Regardless of the type of society and attached problems and challenges, the management of children’s situation during the pandemic, and its adaptation to the local or regional conditions should have been at the very heart of discussions. Implementing centralised legal acts and decisions benefitted only a few and discriminated against the others; for instance, if parents in slums had to go to work and they decide to leave the children with the neighbours or other people within the district, the policymakers could potentially lift the break from schools, because children were exposed to other kids anyway.
Save the Children’s Resource Centre highlights that people in poor urban contexts are confined to small rooms; children are frustrated because they have no space to play and whatever space they do have is limited to small yards or passages shared by neighbours. Moreover, in countries like Nepal, online education was more wishful thinking than reality, as according to Nepal’s Education Department, only 48 per cent of Nepalese public schools were online and enforced digital learning.

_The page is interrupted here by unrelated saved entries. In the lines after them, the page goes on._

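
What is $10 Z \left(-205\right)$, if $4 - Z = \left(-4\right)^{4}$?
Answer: $516600$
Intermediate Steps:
$Z = -252$ ($Z = 4 - \left(-4\right)^{4} = 4 - 256 = -252$)
$10 Z \left(-205\right) = 10 \left(-252\right) \left(-205\right) = \left(-2520\right) \left(-205\right) = 516600$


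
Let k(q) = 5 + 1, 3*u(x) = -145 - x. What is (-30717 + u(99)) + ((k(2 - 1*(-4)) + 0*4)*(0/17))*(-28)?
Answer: -92395/3 ≈ -30798.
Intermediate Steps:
u(x) = -145/3 - x/3 (u(x) = (-145 - x)/3 = -145/3 - x/3)
k(q) = 6
(-30717 + u(99)) + ((k(2 - 1*(-4)) + 0*4)*(0/17))*(-28) = (-30717 + (-145/3 - ⅓*99)) + ((6 + 0*4)*(0/17))*(-28) = (-30717 + (-145/3 - 33)) + ((6 + 0)*(0*(1/17)))*(-28) = (-30717 - 244/3) + (6*0)*(-28) = -92395/3 + 0*(-28) = -92395/3 + 0 = -92395/3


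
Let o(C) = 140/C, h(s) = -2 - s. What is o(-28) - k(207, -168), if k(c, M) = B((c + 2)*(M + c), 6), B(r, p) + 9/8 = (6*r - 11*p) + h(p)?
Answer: -390687/8 ≈ -48836.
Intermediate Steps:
B(r, p) = -25/8 - 12*p + 6*r (B(r, p) = -9/8 + ((6*r - 11*p) + (-2 - p)) = -9/8 + ((-11*p + 6*r) + (-2 - p)) = -9/8 + (-2 - 12*p + 6*r) = -25/8 - 12*p + 6*r)
k(c, M) = -601/8 + 6*(2 + c)*(M + c) (k(c, M) = -25/8 - 12*6 + 6*((c + 2)*(M + c)) = -25/8 - 72 + 6*((2 + c)*(M + c)) = -25/8 - 72 + 6*(2 + c)*(M + c) = -601/8 + 6*(2 + c)*(M + c))
o(-28) - k(207, -168) = 140/(-28) - (-601/8 + 6*207**2 + 12*(-168) + 12*207 + 6*(-168)*207) = 140*(-1/28) - (-601/8 + 6*42849 - 2016 + 2484 - 208656) = -5 - (-601/8 + 257094 - 2016 + 2484 - 208656) = -5 - 1*390647/8 = -5 - 390647/8 = -390687/8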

The first answer to the abovementioned challenges is maintaining flexibility. For example, during the lockdown in the Polish region of Podlasie, teachers decided to adjust the lessons timetable to the needs of the families. If the teachers knew that a family had two children but only one computer, and both of them would have classes from different topics at the same time, they rescheduled the lesson for the second child.
The second solution is adjustment, i.e., to adjust centralised decisions taken by policymakers in the capital cities to local conditions and contexts, in order to answer the needs of local people. Switching to online education is not an option for children deprived of internet access and technology. Therefore, offline learning in smaller groups for the ones without access to online education could be a solution, especially in regions with modest numbers of new infections.
This article was first published on ORF.
The author is President of the Board at Boym Institute, Warsaw. The views expressed in this article are those of the author and do not represent the stand of this publication.